As Boldt stipulates, the entire project hinges on the definition of humanity as ‘an inherent human potential to liberate self-consciousness and sensibility from the constraints and imperatives of naturalism and biological determinism. . .’ (p. 4). Eschewing the conventions of social scientific exposition, the author waits until the end of the book to elaborate on his conception of humanity-as-potential (pp. 204–208). In Boldt’s perspective, actualizing humanity entails mobilizing the accumulated resources of the world’s cultures in order to overcome the processes of dehumanization (including commodification and consumerism, scientism, militarism, nationalism, and religious extremism) that define the contemporary world. This amounts to a ‘bottom-up’ approach to universalism – one that proves consistent with the predominant tendency among sociologists who analyze struggles over human rights.

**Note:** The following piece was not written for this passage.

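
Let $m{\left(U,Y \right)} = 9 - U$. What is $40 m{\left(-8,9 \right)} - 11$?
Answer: $669$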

In sum, Boldt envisages the reconciliation of universalism (defined as a set of common principles) and particularism (defined as the protection of local customs) – a globally binding order that would accommodate a high degree of cultural specificity. This would require a universal screen through which to filter local practices – something global feminists, for example, have suggested as a means of combating patriarchy without violating the cultural rights of peoples in the global South. In this light, Boldt’s argument for a ‘global humane social order’ comes with an important caveat: notwithstanding its currency as an expression of human aspirations, the doctrine of human rights has been compromised by the abuses of the great powers, the shortcomings of the UN, and the misguided undertakings of some humanitarian NGOs. Hence the question arises: how might we extricate the doctrine of human rights from the legacy of Eurocentrism and the excesses of power politics? In the most surprising passage of the book, Boldt proposes to have a transformed UN ‘advance the quest for the Good Society by facilitating the implementation of the absolute principle and the concept of human mutuality as basic standards of global moral social order’ (p. 176). In the process, Boldt makes a significant contribution to the literature on global governance. More broadly, he presents an important challenge to scholars, UN staff, NGO workers, and activists to avoid taking shortcuts to universalism.